The addition of the checkpoint inhibitor pembrolizumab to neoadjuvant chemotherapy and as adjuvant therapy increased the rates of pathologic complete response in patients with triple-negative breast cancer who had lymph node involvement, according to results from the KEYNOTE-522 trial, which were presented by Schmid et al at the 2019 San Antonio Breast Cancer Symposium (Abstract GS3-03).

Results on pathologic complete response rates from this trial were previously presented at the European Society of Medical Oncology Congress 2019. The latest data presented at the San Antonio Breast Cancer Symposium included subgroup analyses of patients with lymph node involvement.

Peter Schmid, MD, PhD

“Triple-negative breast cancer is an aggressive subtype of breast cancer with a higher recurrence rate within the first 5 years after diagnosis compared to other subtypes,” said Peter Schmid, MD, PhD, Professor of Cancer Medicine at Barts Cancer Institute in London. “It has been known for some time that involvement of lymph nodes is associated with an even higher risk of recurrence in patients with triple-negative breast cancer.”

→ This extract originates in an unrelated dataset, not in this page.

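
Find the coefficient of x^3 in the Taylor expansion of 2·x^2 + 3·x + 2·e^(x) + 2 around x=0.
Expand to order 3: 2·x^2 + 3·x + 2·e^(x) + 2 = x^3/3 + 3·x^2 + 5·x + 4 + O(x^4).
The coefficient of x^3 is 1/3.

Final answer: 1/3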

The current standard of care for early-stage triple-negative breast cancer is chemotherapy. Large analyses have demonstrated that patients who have a pathologic complete response to neoadjuvant chemotherapy also have low rates of recurrence, particularly in patients with more aggressive cancers like triple-negative breast cancer, explained Dr. Schmid.

“Currently, the pathologic complete response rate for standard chemotherapy treatment using an anthracycline and taxane combination is about 40%, or about 50% if a platinum-based drug is added to the combination,” he added. “There continues to be a significant need for new regimens that can increase the pathologic complete response rate and increase long-term, event-free survival for patients with triple-negative breast cancer.”

KEYNOTE-522 Methods

In this study, researchers examined the effect of adding the pembrolizumab to neoadjuvant chemotherapy and adjuvant therapy in patients with early-stage triple-negative breast cancer. The study enrolled 1,174 patients aged 18 years or older with previously untreated, nonmetastatic, centrally confirmed triple-negative breast cancer.

Patients were randomly assigned 2:1 to receive either pembrolizumab plus chemotherapy or placebo plus chemotherapy as neoadjuvant treatment. After neoadjuvant treatment, patients underwent definitive surgery and received radiation therapy as indicated. Patients received either adjuvant pembrolizumab or placebo until recurrence or unacceptable toxicity. The primary endpoints of the ongoing study are pathologic complete response and event-free survival.

Dr. Schmid and colleagues have previously reported that patients in the pembrolizumab-plus-chemotherapy arm had a significantly higher rate of pathologic complete response compared to patients in the chemotherapy alone arm (64.8% vs 51.2%), regardless of programmed cell death ligand 1 expression.

Newest Data

The latest data presented here showed that among patients whose cancers had spread to the lymph nodes, 64.8% of those in the pembrolizumab-plus-chemotherapy arm had a pathologic complete response, compared to 44.1% in the chemotherapy-only arm. High rates of pathologic complete response were also observed in patients with stage III disease.

“Our results suggest that adding pembrolizumab to neoadjuvant chemotherapy is beneficial for patients with the most aggressive disease and the highest unmet need,” said Dr. Schmid. “I think the results have the potential to be practice-changing.”

A limitation of the study is that event-free analyses are still preliminary, as the study is ongoing.

“After 15 months of follow-up, we see a strong favorable trend for event-free survival, but it has not yet met the predefined boundaries of statistical significance. Additional analyses will follow in the near future,” he concluded.

Disclosure: This study was sponsored by MSD. For full disclosures of the study authors, visit abstractsonline.com.